Besides that, FreeBSD is a great OS and I love the "non GUI" feeling on the installer :)
Try adjusting hw.snd.default_unit and hw.snd.default_auto using sysctl or /etc/sysctl.conf. These were 2 on my last motherboard, and need to be 1 on my current motherboard (for HDMI-passthrough). Use the search engine for more information.
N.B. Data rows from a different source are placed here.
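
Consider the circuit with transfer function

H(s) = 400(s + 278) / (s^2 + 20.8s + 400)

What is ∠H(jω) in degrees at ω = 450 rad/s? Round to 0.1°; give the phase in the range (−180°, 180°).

-119.1°

At s = jω = j450:
zero (s+278): 278 + j450 → |·| = √(278²+450²) = √279784 ≈ 528.95, ∠ = arctan(450/278) ≈ 58.29°
quadratic: (j450)² + 20.8·j450 + 400 = -202100 + j9360 → |·| ≈ 2.0232e+05, ∠ ≈ 177.35°
∠H = 58.29° − 177.35° = -119.06°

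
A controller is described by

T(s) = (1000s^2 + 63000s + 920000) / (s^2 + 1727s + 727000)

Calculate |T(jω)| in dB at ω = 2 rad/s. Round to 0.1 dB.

Substitute s = j2:
Numerator: 1000(j2)^2 + 63000(j2) + 920000 = 916000 + j126000
Denominator: (j2)^2 + 1727(j2) + 727000 = 726996 + j3454
|N| = √(916000² + 126000²) ≈ 9.2463e+05, ∠N ≈ 7.83°
|D| = √(726996² + 3454²) ≈ 7.27e+05, ∠D ≈ 0.27°
|T| = 9.2463e+05 / 7.27e+05 ≈ 1.2718
Gain = 20 log₁₀(1.2718) ≈ 2.09 dB

2.1 dB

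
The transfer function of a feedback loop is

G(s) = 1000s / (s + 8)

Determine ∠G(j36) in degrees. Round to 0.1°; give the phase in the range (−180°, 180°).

12.5°

At s = jω = j36:
zero at origin: s = j36 → |·| = 36, ∠ = 90.00°
pole (s+8): 8 + j36 → |·| = √(8²+36²) = √1360 ≈ 36.878, ∠ = arctan(36/8) ≈ 77.47°
∠G = 90.00° − 77.47° = 12.53°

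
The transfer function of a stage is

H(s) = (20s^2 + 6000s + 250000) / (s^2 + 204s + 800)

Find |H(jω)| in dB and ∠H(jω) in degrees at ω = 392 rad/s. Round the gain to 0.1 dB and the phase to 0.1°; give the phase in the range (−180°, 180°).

26.6 dB, -12.2°

Substitute s = j392:
Numerator: 20(j392)^2 + 6000(j392) + 250000 = -2823280 + j2352000
Denominator: (j392)^2 + 204(j392) + 800 = -152864 + j79968
|N| = √(2823280² + 2352000²) ≈ 3.6746e+06, ∠N ≈ 140.20°
|D| = √(152864² + 79968²) ≈ 1.7252e+05, ∠D ≈ 152.38°
|H| = 3.6746e+06 / 1.7252e+05 ≈ 21.3
Gain = 20 log₁₀(21.3) ≈ 26.57 dB
∠H = 140.20° − 152.38° = -12.18°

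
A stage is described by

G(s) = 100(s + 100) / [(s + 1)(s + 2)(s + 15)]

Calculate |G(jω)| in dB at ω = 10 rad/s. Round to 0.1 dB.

At s = jω = j10:
zero (s+100): 100 + j10 → |·| = √(100²+10²) = √10100 ≈ 100.5, ∠ = arctan(10/100) ≈ 5.71°
pole (s+1): 1 + j10 → |·| = √(1²+10²) = √101 ≈ 10.05, ∠ = arctan(10/1) ≈ 84.29°
pole (s+2): 2 + j10 → |·| = √(2²+10²) = √104 ≈ 10.198, ∠ = arctan(10/2) ≈ 78.69°
pole (s+15): 15 + j10 → |·| = √(15²+10²) = √325 ≈ 18.028, ∠ = arctan(10/15) ≈ 33.69°
|G| = 100 · 100.5 / 1847.7 ≈ 5.4392
Gain = 20 log₁₀(5.4392) ≈ 14.71 dB

14.7 dB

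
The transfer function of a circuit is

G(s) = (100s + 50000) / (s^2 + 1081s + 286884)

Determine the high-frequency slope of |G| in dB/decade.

Each pole contributes −20 dB/decade at high frequency; each zero contributes +20 dB/decade.
Net: 1 zero(s) − 2 pole(s) → -20 dB/decade.

-20 dB/decade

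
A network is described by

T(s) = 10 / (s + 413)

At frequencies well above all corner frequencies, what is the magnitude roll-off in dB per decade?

Each pole contributes −20 dB/decade at high frequency; each zero contributes +20 dB/decade.
Net: 0 zero(s) − 1 pole(s) → -20 dB/decade.

-20 dB/decade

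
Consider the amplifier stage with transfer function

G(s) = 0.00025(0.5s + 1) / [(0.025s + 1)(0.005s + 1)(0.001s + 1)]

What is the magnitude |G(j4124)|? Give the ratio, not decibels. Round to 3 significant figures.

5.71e-05

At ω = 4124 rad/s:
zero (1 + j4124·0.5) = 1 + j2062 → |·| ≈ 2062, ∠ ≈ 89.97°
pole (1 + j4124·0.025) = 1 + j103.1 → |·| ≈ 103.1, ∠ ≈ 89.44°
pole (1 + j4124·0.005) = 1 + j20.62 → |·| ≈ 20.644, ∠ ≈ 87.22°
pole (1 + j4124·0.001) = 1 + j4.124 → |·| ≈ 4.2435, ∠ ≈ 76.37°
|G| = 0.00025 · 2062 / (103.1 · 20.644 · 4.2435) ≈ 5.7076e-05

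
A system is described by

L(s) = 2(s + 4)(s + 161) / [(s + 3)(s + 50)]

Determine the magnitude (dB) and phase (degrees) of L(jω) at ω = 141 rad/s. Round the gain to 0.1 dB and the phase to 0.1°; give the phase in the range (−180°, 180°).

9.1 dB, -29.7°

At s = jω = j141:
zero (s+4): 4 + j141 → |·| = √(4²+141²) = √19897 ≈ 141.06, ∠ = arctan(141/4) ≈ 88.38°
zero (s+161): 161 + j141 → |·| = √(161²+141²) = √45802 ≈ 214.01, ∠ = arctan(141/161) ≈ 41.21°
pole (s+3): 3 + j141 → |·| = √(3²+141²) = √19890 ≈ 141.03, ∠ = arctan(141/3) ≈ 88.78°
pole (s+50): 50 + j141 → |·| = √(50²+141²) = √22381 ≈ 149.6, ∠ = arctan(141/50) ≈ 70.47°
|L| = 2 · 30188 / 21098 ≈ 2.8617
Gain = 20 log₁₀(2.8617) ≈ 9.13 dB
∠L = 129.59° − 159.25° = -29.66°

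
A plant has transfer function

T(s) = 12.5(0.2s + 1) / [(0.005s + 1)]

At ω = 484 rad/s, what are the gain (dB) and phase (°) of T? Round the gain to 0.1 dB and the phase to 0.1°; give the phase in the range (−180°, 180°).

At ω = 484 rad/s:
zero (1 + j484·0.2) = 1 + j96.8 → |·| ≈ 96.805, ∠ ≈ 89.41°
pole (1 + j484·0.005) = 1 + j2.42 → |·| ≈ 2.6185, ∠ ≈ 67.55°
|T| = 12.5 · 96.805 / (2.6185) ≈ 462.12
Gain = 20 log₁₀(462.12) ≈ 53.30 dB
∠T = (89.41°) − (67.55°) = 21.86°

53.3 dB, 21.9°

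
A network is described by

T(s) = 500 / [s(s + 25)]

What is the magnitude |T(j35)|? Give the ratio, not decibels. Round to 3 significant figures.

At s = jω = j35:
pole (s+25): 25 + j35 → |·| = √(25²+35²) = √1850 ≈ 43.012, ∠ = arctan(35/25) ≈ 54.46°
pole at origin: |s| = 35, ∠ = 90.00° (in denominator)
|T| = 500 / 1505.4 ≈ 0.33214

0.332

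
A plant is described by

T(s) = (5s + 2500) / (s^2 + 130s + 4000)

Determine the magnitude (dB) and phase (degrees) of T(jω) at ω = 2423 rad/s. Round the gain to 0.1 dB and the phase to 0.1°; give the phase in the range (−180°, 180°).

-53.5 dB, -98.6°

Substitute s = j2423:
Numerator: 5(j2423) + 2500 = 2500 + j12115
Denominator: (j2423)^2 + 130(j2423) + 4000 = -5866929 + j314990
|N| = √(2500² + 12115²) ≈ 12370, ∠N ≈ 78.34°
|D| = √(5866929² + 314990²) ≈ 5.8754e+06, ∠D ≈ 176.93°
|T| = 12370 / 5.8754e+06 ≈ 0.0021054
Gain = 20 log₁₀(0.0021054) ≈ -53.53 dB
∠T = 78.34° − 176.93° = -98.59°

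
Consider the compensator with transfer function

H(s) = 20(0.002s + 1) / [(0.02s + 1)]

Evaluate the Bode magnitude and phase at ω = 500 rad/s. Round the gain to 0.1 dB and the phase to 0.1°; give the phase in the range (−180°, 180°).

9.0 dB, -39.3°

At ω = 500 rad/s:
zero (1 + j500·0.002) = 1 + j1 → |·| ≈ 1.4142, ∠ ≈ 45.00°
pole (1 + j500·0.02) = 1 + j10 → |·| ≈ 10.05, ∠ ≈ 84.29°
|H| = 20 · 1.4142 / (10.05) ≈ 2.8143
Gain = 20 log₁₀(2.8143) ≈ 8.99 dB
∠H = (45.00°) − (84.29°) = -39.29°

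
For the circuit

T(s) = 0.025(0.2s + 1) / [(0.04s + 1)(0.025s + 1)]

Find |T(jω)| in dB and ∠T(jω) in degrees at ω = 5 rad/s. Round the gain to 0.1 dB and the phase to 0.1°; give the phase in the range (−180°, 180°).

At ω = 5 rad/s:
zero (1 + j5·0.2) = 1 + j1 → |·| ≈ 1.4142, ∠ ≈ 45.00°
pole (1 + j5·0.04) = 1 + j0.2 → |·| ≈ 1.0198, ∠ ≈ 11.31°
pole (1 + j5·0.025) = 1 + j0.125 → |·| ≈ 1.0078, ∠ ≈ 7.13°
|T| = 0.025 · 1.4142 / (1.0198 · 1.0078) ≈ 0.0344
Gain = 20 log₁₀(0.0344) ≈ -29.27 dB
∠T = (45.00°) − (11.31° + 7.13°) = 26.56°

-29.3 dB, 26.6°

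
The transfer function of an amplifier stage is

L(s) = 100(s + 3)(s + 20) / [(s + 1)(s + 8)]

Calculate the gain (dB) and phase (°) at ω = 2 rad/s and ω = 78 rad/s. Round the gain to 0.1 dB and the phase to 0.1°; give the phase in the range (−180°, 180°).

ω = 2: 51.9 dB, -38.1°; ω = 78: 40.2 dB, -10.0°

At s = jω = j2:
zero (s+3): 3 + j2 → |·| = √(3²+2²) = √13 ≈ 3.6056, ∠ = arctan(2/3) ≈ 33.69°
zero (s+20): 20 + j2 → |·| = √(20²+2²) = √404 ≈ 20.1, ∠ = arctan(2/20) ≈ 5.71°
pole (s+1): 1 + j2 → |·| = √(1²+2²) = √5 ≈ 2.2361, ∠ = arctan(2/1) ≈ 63.43°
pole (s+8): 8 + j2 → |·| = √(8²+2²) = √68 ≈ 8.2462, ∠ = arctan(2/8) ≈ 14.04°
|L| = 100 · 72.473 / 18.439 ≈ 393.04
Gain = 20 log₁₀(393.04) ≈ 51.89 dB
∠L = 39.40° − 77.47° = -38.07°

At s = jω = j78:
zero (s+3): 3 + j78 → |·| = √(3²+78²) = √6093 ≈ 78.058, ∠ = arctan(78/3) ≈ 87.80°
zero (s+20): 20 + j78 → |·| = √(20²+78²) = √6484 ≈ 80.523, ∠ = arctan(78/20) ≈ 75.62°
pole (s+1): 1 + j78 → |·| = √(1²+78²) = √6085 ≈ 78.006, ∠ = arctan(78/1) ≈ 89.27°
pole (s+8): 8 + j78 → |·| = √(8²+78²) = √6148 ≈ 78.409, ∠ = arctan(78/8) ≈ 84.14°
|L| = 100 · 6285.5 / 6116.4 ≈ 102.76
Gain = 20 log₁₀(102.76) ≈ 40.24 dB
∠L = 163.42° − 173.41° = -9.99°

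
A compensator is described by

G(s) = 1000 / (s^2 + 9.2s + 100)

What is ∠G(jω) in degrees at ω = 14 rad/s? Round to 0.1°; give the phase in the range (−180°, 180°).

-126.7°

At s = jω = j14:
quadratic: (j14)² + 9.2·j14 + 100 = -96 + j128.8 → |·| ≈ 160.64, ∠ ≈ 126.70°
∠G = 0.00° − 126.70° = -126.70°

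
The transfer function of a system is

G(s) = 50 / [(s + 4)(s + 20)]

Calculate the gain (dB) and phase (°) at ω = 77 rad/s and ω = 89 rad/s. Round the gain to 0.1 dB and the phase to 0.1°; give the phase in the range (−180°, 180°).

At s = jω = j77:
pole (s+4): 4 + j77 → |·| = √(4²+77²) = √5945 ≈ 77.104, ∠ = arctan(77/4) ≈ 87.03°
pole (s+20): 20 + j77 → |·| = √(20²+77²) = √6329 ≈ 79.555, ∠ = arctan(77/20) ≈ 75.44°
|G| = 50 / 6134 ≈ 0.0081513
Gain = 20 log₁₀(0.0081513) ≈ -41.78 dB
∠G = 0.00° − 162.47° = -162.47°

At s = jω = j89:
pole (s+4): 4 + j89 → |·| = √(4²+89²) = √7937 ≈ 89.09, ∠ = arctan(89/4) ≈ 87.43°
pole (s+20): 20 + j89 → |·| = √(20²+89²) = √8321 ≈ 91.22, ∠ = arctan(89/20) ≈ 77.33°
|G| = 50 / 8126.8 ≈ 0.0061525
Gain = 20 log₁₀(0.0061525) ≈ -44.22 dB
∠G = 0.00° − 164.76° = -164.76°

ω = 77: -41.8 dB, -162.5°; ω = 89: -44.2 dB, -164.8°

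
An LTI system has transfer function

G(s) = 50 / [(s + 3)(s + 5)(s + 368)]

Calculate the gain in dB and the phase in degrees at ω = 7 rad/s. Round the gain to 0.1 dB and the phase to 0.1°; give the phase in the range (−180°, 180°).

-53.7 dB, -122.4°

At s = jω = j7:
pole (s+3): 3 + j7 → |·| = √(3²+7²) = √58 ≈ 7.6158, ∠ = arctan(7/3) ≈ 66.80°
pole (s+5): 5 + j7 → |·| = √(5²+7²) = √74 ≈ 8.6023, ∠ = arctan(7/5) ≈ 54.46°
pole (s+368): 368 + j7 → |·| = √(368²+7²) = √135473 ≈ 368.07, ∠ = arctan(7/368) ≈ 1.09°
|G| = 50 / 24114 ≈ 0.0020735
Gain = 20 log₁₀(0.0020735) ≈ -53.67 dB
∠G = 0.00° − 122.35° = -122.35°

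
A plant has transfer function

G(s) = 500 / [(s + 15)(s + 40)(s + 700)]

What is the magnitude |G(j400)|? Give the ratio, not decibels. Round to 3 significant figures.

At s = jω = j400:
pole (s+15): 15 + j400 → |·| = √(15²+400²) = √160225 ≈ 400.28, ∠ = arctan(400/15) ≈ 87.85°
pole (s+40): 40 + j400 → |·| = √(40²+400²) = √161600 ≈ 402, ∠ = arctan(400/40) ≈ 84.29°
pole (s+700): 700 + j400 → |·| = √(700²+400²) = √650000 ≈ 806.23, ∠ = arctan(400/700) ≈ 29.74°
|G| = 500 / 1.2973e+08 ≈ 3.8542e-06

3.85e-06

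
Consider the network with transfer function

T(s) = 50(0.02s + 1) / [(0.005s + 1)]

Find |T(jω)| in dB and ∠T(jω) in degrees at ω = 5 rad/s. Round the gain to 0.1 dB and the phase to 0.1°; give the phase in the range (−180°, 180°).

At ω = 5 rad/s:
zero (1 + j5·0.02) = 1 + j0.1 → |·| ≈ 1.005, ∠ ≈ 5.71°
pole (1 + j5·0.005) = 1 + j0.025 → |·| ≈ 1.0003, ∠ ≈ 1.43°
|T| = 50 · 1.005 / (1.0003) ≈ 50.235
Gain = 20 log₁₀(50.235) ≈ 34.02 dB
∠T = (5.71°) − (1.43°) = 4.28°

34.0 dB, 4.3°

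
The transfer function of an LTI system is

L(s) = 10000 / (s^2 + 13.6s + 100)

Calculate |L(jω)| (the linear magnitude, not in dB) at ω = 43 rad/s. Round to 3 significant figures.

At s = jω = j43:
quadratic: (j43)² + 13.6·j43 + 100 = -1749 + j584.8 → |·| ≈ 1844.2, ∠ ≈ 161.51°
|L| = 10000 / 1844.2 ≈ 5.4224

5.42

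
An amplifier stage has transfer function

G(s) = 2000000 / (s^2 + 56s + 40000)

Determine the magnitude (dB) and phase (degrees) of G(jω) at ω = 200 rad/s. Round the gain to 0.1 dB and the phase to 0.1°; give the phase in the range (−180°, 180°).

45.0 dB, -90.0°

At s = jω = j200:
quadratic: (j200)² + 56·j200 + 40000 = 0 + j11200 → |·| ≈ 11200, ∠ ≈ 90.00°
|G| = 2000000 / 11200 ≈ 178.57
Gain = 20 log₁₀(178.57) ≈ 45.04 dB
∠G = 0.00° − 90.00° = -90.00°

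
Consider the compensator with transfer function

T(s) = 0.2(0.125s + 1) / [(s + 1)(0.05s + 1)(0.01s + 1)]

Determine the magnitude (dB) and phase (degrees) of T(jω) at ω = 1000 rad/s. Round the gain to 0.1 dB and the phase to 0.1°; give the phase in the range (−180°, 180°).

At ω = 1000 rad/s:
zero (1 + j1000·0.125) = 1 + j125 → |·| ≈ 125, ∠ ≈ 89.54°
pole (1 + j1000·1) = 1 + j1000 → |·| ≈ 1000, ∠ ≈ 89.94°
pole (1 + j1000·0.05) = 1 + j50 → |·| ≈ 50.01, ∠ ≈ 88.85°
pole (1 + j1000·0.01) = 1 + j10 → |·| ≈ 10.05, ∠ ≈ 84.29°
|T| = 0.2 · 125 / (1000 · 50.01 · 10.05) ≈ 4.9741e-05
Gain = 20 log₁₀(4.9741e-05) ≈ -86.07 dB
∠T = (89.54°) − (89.94° + 88.85° + 84.29°) = -173.54°

-86.1 dB, -173.5°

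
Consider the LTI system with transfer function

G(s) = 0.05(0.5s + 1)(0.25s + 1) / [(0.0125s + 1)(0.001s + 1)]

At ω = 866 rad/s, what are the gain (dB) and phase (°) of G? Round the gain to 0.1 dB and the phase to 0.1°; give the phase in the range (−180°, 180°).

At ω = 866 rad/s:
zero (1 + j866·0.5) = 1 + j433 → |·| ≈ 433, ∠ ≈ 89.87°
zero (1 + j866·0.25) = 1 + j216.5 → |·| ≈ 216.5, ∠ ≈ 89.74°
pole (1 + j866·0.0125) = 1 + j10.825 → |·| ≈ 10.871, ∠ ≈ 84.72°
pole (1 + j866·0.001) = 1 + j0.866 → |·| ≈ 1.3229, ∠ ≈ 40.89°
|G| = 0.05 · 433 · 216.5 / (10.871 · 1.3229) ≈ 325.93
Gain = 20 log₁₀(325.93) ≈ 50.26 dB
∠G = (89.87° + 89.74°) − (84.72° + 40.89°) = 54.00°

50.3 dB, 54.0°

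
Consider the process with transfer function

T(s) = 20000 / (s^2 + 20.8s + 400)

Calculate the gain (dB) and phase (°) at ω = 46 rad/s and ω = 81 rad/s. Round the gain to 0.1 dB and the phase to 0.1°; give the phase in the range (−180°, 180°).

ω = 46: 20.2 dB, -150.9°; ω = 81: 9.9 dB, -164.7°

At s = jω = j46:
quadratic: (j46)² + 20.8·j46 + 400 = -1716 + j956.8 → |·| ≈ 1964.7, ∠ ≈ 150.86°
|T| = 20000 / 1964.7 ≈ 10.18
Gain = 20 log₁₀(10.18) ≈ 20.15 dB
∠T = 0.00° − 150.86° = -150.86°

At s = jω = j81:
quadratic: (j81)² + 20.8·j81 + 400 = -6161 + j1684.8 → |·| ≈ 6387.2, ∠ ≈ 164.71°
|T| = 20000 / 6387.2 ≈ 3.1313
Gain = 20 log₁₀(3.1313) ≈ 9.91 dB
∠T = 0.00° − 164.71° = -164.71°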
Here's my sysctl.conf:
Code:
# $FreeBSD: release/9.2.0/etc/sysctl.conf 112200 2003-03-13 18:43:50Z mux $
#
#  This file is read when going to multi-user and its contents piped thru
#  ``sysctl'' to adjust kernel values.  ``man 5 sysctl.conf'' for details.
#

# Uncomment this to prevent users from seeing information about processes that
# are being run under another UID.
security.bsd.see_other_uids=1
vfs.usermount=1
hw.snd.default_unit=1
hw.snd.default_auto=1
# Move and use the following in /boot/loader.conf, experiment with values
#kern.ipc.shm_allow_removed=1
#kern.ipc.shmmax=67108864
#kern.ipc.shmmax=134217728
#kern.ipc.shmall=32768
#kern.ipc.shmall=65536
#kern.ipc.shmmni=1024
#kern.ipc.shmmni=2048
#kern.ipc.shmseg=1024
#kern.ipc.shmseg=2048
#kern.maxfiles=25000
#kern.maxfiles=30000
kern.module_path=/boot/kernel;/boot/modules;/usr/local/modules
net.link.tap.user_open=1
hint.acpi_throlle.0.disabled=1
kern.ipc.shm_allow_removed=1
 

throAU

Aspiring Daemon

Thanks: 142
Messages: 910

#22
andreyves said:
The installation is only available in text mode, what about if I am a loser using FreeBSD?
This one always makes me laugh.

An installer needs to do two things: display information to you in text form, and require user input, which is typically either up arrow/down arrow or text input. Why is that required to be graphical? If text-mode is a barrier to being able to install the OS, you're probably out of your depth installing ANY operating system anyway.
 

Crivens

Moderator
Staff member
Moderator

Thanks: 528
Messages: 1,457

#23
One other point comes to my mind, regarding the benefits of text mode installation. Some weeks ago I met a software developer who is blind, but that does not really stop him. But the thing is, you can use some kind of braille terminal. Now try that with these graphical installers or GUIs. What would be the reason to lock there people out?
 

fonz

Son of Beastie

Thanks: 365
Messages: 2,560

#24
throAU said:
If text-mode is a barrier to being able to install the OS, you're probably out of your depth installing ANY operating system anyway.
You said it, I wanted to but backed out thinking I probably shouldn't ;)

Just to play the devil's advocate, though, let me (re)phrase it this way: besides a niftier look, what would be the advantage(s) of a GUI installer? It may look spiffier (and thus more inviting), but I don't see how it would actually make the installation any easier.